L’accusa: contabilità fraudolenta per il clan Puca

Le indagini, coordinate dalla Procura della Repubblica di Napoli, hanno accertato che il professionista avrebbe fornito supporto tecnico-contabile a diverse società riconducibili al clan Puca, contribuendo a:
Mascherare irregolarità finanziarie;
Garantire un’apparenza di legalità alle attività illecite del sodalizio camorristico;
Predisporre bilanci fraudolenti con valori finanziari alterati;
Utilizzare fatture per operazioni inesistenti;
Gestire trasferimenti fittizi di quote societarie.

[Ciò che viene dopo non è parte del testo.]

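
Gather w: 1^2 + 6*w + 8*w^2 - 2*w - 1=8*w^2 + 4*w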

Uno stile di vita incompatibile con i redditi dichiarati

Le analisi del Gruppo Indagini Contabili e Operative (GICO) della Guardia di Finanza hanno evidenziato una marcata sproporzione tra i redditi dichiarati (in alcuni anni addirittura nulli) e il tenore di vita mantenuto dal professionista e dalla sua famiglia. In particolare:
Sei immobili di lusso a Sant’Antimo, per un valore complessivo di oltre 1 milione di euro;
Investimenti e spese non giustificabili con i modesti redditi dichiarati.

Il provvedimento: sequestro e sorveglianza speciale

In applicazione del Codice Antimafia, la Corte ha disposto:
Sorveglianza speciale di pubblica sicurezza per il professionista;
Sequestro degli immobili, affidati a un amministratore giudiziario;
Confisca finale attesa a seguito dell’iter giudiziario.

Un sistema collaudato di supporto alla camorra

«Anche dopo la scarcerazione, il professionista ha continuato a operare nella sfera di influenza del clan Puca», spiegano gli investigatori. La misura di prevenzione è stata adottata proprio per il giudizio di pericolosità sociale emerso dalle indagini.